Orthotopic liver transplantation (OLT) currently represents the treatment of choice in patients with early hepatocellular carcinoma (HCC). Despite the increasing quality of HCC screening methods in patients at risk, distinction of HCC from dysplastic nodules in cirrhotic liver before OLT remains difficult. Therefore, hepatocellular carcinoma detected incidentally in the liver explant after OLT, denoted as incidental HCC (iHCC), is not infrequent. The aim of our study was a comprehensive analysis of post-tranplantant survival of patients with iHCC in our center, comparison of their survival rate with patients with preoperatively known HCC (pkHCC) and identifying risk factors of iHCC occurrence in cirrhotic liver.

Methods

We retrospectively reviewed 33 adult cirrhotic patients with incidentally found HCC comparing them with 606 tumour-free cirrhotic patients (group Ci) who underwent OLT in our centre between 1/1995 and 8/2012. Within the same period, a total of 84 patients were transplanted for pkHCC.

Results

There was no difference in sex, MELD score and time spent on the waiting list in both groups.
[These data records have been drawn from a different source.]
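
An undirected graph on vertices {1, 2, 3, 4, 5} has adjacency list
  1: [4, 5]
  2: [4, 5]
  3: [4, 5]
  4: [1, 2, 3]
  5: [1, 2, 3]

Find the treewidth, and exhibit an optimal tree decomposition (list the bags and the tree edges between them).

The largest bag has 3 vertices, giving width 2; this decomposition certifies tw(G) ≤ 2. The edges 4–1–5–3–4 form a cycle, so G is not a tree and its treewidth is at least 2. Hence tw(G) = 2 exactly.

Treewidth 2.
One optimal decomposition is:
Bags: B1 = {1, 4, 5}  B2 = {3, 4, 5}  B3 = {2, 4, 5}
Tree: B1–B2, B2–B3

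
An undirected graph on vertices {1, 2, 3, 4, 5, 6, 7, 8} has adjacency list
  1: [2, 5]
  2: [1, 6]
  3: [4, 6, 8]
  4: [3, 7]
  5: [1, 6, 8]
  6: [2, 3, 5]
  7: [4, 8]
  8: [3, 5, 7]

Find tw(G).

A width-2 tree decomposition is:
Bags: B1 = {1, 2, 5}  B2 = {2, 5, 6}  B3 = {5, 6, 8}  B4 = {3, 6, 8}  B5 = {3, 7, 8}  B6 = {3, 4, 7}
Tree: B1–B2, B2–B3, B3–B4, B4–B5, B5–B6
The largest bag has 3 vertices, giving width 2; this decomposition certifies tw(G) ≤ 2. Since 1–2–6–5–1 is a cycle in G, G is not acyclic. Forests are exactly the graphs of treewidth ≤ 1, so tw(G) ≥ 2. Therefore the treewidth is 2.

2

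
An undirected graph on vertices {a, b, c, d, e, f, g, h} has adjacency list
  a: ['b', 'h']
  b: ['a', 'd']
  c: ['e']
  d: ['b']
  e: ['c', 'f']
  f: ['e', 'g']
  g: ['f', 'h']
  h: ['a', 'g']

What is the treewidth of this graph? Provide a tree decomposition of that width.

Treewidth 1.
One optimal decomposition is:
Bags: B1 = {c, e}  B2 = {e, f}  B3 = {f, g}  B4 = {g, h}  B5 = {a, h}  B6 = {a, b}  B7 = {b, d}
Tree: B1–B2, B2–B3, B3–B4, B4–B5, B5–B6, B6–B7

Each bag holds 2 vertices, so the decomposition has width 1, which upper-bounds the treewidth. Since G has at least one edge (e.g. c–e), it is not an edgeless graph, so tw(G) ≥ 1. Therefore the treewidth is 1.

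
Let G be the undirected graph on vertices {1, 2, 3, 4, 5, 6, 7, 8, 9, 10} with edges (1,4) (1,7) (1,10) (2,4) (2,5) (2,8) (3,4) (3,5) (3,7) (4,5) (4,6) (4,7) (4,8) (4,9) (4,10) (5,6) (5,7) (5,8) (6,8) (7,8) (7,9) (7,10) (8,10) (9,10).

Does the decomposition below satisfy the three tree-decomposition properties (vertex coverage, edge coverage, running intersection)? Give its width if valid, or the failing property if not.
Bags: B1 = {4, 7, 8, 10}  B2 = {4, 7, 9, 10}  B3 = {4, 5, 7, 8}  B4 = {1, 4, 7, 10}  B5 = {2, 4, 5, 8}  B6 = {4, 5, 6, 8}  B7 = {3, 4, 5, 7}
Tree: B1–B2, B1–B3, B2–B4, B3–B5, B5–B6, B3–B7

Yes; width 3.

Checking the three conditions: (i) the bags cover all of {1, 2, 3, 4, 5, 6, 7, 8, 9, 10}; (ii) for each edge, some bag contains both endpoints; (iii) the bags containing any fixed vertex form a subtree. All hold, so the decomposition is valid with width 4 − 1 = 3.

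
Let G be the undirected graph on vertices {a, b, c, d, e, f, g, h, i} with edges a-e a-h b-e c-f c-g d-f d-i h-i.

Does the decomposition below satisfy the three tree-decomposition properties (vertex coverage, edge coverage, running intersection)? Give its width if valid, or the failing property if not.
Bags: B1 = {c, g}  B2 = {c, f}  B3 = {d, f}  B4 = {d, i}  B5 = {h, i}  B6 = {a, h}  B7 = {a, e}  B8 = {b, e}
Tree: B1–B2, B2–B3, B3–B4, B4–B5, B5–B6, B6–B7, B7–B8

Checking the three conditions: (i) the bags cover all of {a, b, c, d, e, f, g, h, i}; (ii) for each edge, some bag contains both endpoints; (iii) the bags containing any fixed vertex form a subtree. All hold, so the decomposition is valid with width 2 − 1 = 1.

Yes; width 1.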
In the multivariate analysis we identified the age >57 years (odds ratio (OR) 3.37, 95% confidence interval (CI) 1.75-8.14, P < .001), HCV or alcohol liver disease (ALD) (OR 3.89, 95% CI 1.42-10.7, P<.001) and AFP level>6.4 µg/l (OR 6.65, 95% CI 2.82-15.7, P = .002) to be independent predictors for occurrence of iHCC. Either 1-, 3- and 5-year overall survival (OS) or 1-, 3- and 5-year recurrence-free survival (RFS) differed in iHCC patients compared with Ci group (iHCC: OS 79%, 72% and 68%, respectively; RFS 79%, 72% and 63%, respectively, vs. Ci group: OS = RFS 93%, 94% and 87%, respectively; P < .001).

Conclusion

We conclude that the survival of iHCC patients is worse than in tumour-free cirrhotic patients, but comparable with survival of pkHCC patients. Independent risk factors for iHCC occurrence in cirrhotic liver are age, HCV or ALD aetiology of liver cirrhosis and AFP level.